As a corollary, if credit card information was actually pwned, it's not like people can do much about that either at 10:30 PM EDT on a thursday after the Queen died. The financial system is gonna be kind of tied up. Two factor auth is a more actionable step that can have measurable security benefits. If it really is a credit card pwnage, that's a big enough problem at Patreon's scale that individual actions can't really do anything. It would need a systemic response.
I'm hoping this is blown out of proportion too.
What about LiberaPay?
> Patreon is where the users are.
Moving my stuff would make for an incomplete migration. I don't want to deal with that.
Theoretically it shouldn't be too difficult to periodically charge people and then send this money as a single sum periodically. This is done by companies all of the time. As it's one person you can cut out a lot of the complications.
> As a corollary, if credit card information was actually pwned, it's not like people can do much about that either at 10:30 PM EDT on a thursday after the Queen died. The financial system is gonna be kind of tied up. Two factor auth is a more actionable step that can have measurable security benefits. If it really is a credit card pwnage, that's a big enough problem at Patreon's scale that individual actions can't really do anything. It would need a systemic response.
Patreon just fired their entire security team, they may not be well positioned for such a scenario. 2FA is of course good to have but I somehow doubt accounts have been compromised in this way (if they have been compromised at all).
I suspect that although the Queen has died, financial systems continue to operate near normal (minus the stock market).

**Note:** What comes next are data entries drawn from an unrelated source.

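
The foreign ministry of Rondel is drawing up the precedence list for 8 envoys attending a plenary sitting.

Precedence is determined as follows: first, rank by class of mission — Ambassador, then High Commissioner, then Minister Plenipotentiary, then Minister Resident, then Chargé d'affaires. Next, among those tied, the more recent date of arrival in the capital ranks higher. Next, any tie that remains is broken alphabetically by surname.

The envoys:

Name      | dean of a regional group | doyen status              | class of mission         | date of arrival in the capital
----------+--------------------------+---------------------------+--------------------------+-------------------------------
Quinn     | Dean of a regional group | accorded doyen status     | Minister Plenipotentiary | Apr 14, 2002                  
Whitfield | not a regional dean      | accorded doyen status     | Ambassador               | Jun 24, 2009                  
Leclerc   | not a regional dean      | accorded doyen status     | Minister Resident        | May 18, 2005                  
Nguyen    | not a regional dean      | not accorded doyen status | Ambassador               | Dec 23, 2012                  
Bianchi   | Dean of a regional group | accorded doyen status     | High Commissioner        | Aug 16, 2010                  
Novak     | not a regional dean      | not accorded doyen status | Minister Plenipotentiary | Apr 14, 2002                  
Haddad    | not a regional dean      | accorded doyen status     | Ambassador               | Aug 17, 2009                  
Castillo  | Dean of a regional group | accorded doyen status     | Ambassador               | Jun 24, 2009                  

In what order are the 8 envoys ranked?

Nguyen, Haddad, Castillo, Whitfield, Bianchi, Novak, Quinn, Leclerc

By class of mission: Nguyen, Haddad, Castillo and Whitfield (Ambassador); then Bianchi (High Commissioner); then Novak and Quinn (Minister Plenipotentiary); then Leclerc (Minister Resident).
Among Nguyen, Haddad, Castillo and Whitfield, by date of arrival in the capital (later first): Nguyen (Dec 23, 2012) before Haddad (Aug 17, 2009) before Castillo and Whitfield (Jun 24, 2009).
Among Castillo and Whitfield, alphabetically by surname: Castillo before Whitfield.
Novak and Quinn both have date of arrival in the capital Apr 14, 2002, so the next rule applies.
Among Novak and Quinn, alphabetically by surname: Novak before Quinn.
Full order: Nguyen, Haddad, Castillo, Whitfield, Bianchi, Novak, Quinn, Leclerc.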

There isn't one single sufficiently reliable and reputable subscription payments provider outside of Patreon. I researched various providers for a certain project. From Chargebee to Recurly to Paddle, all the providers either have obnoxious revenue or other requirements for using their platform, questionable reputation and feedback from users, or they are too small. On top of that integrating them to your website or software requires jumping through hoops for most cases.
Patreon looks great compared to all those. Its larger than the majority of them, it has zero requirements to get on board, and it can process payments from even payment providers from the developing world. It feels a bit odd to use it for selling software, but many software developers seem to be doing it already.
Most important is that such services like Patreon take the sales tax processing off of your hands. From California sales tax to VAT. That's a major, major pain in the ass for any business.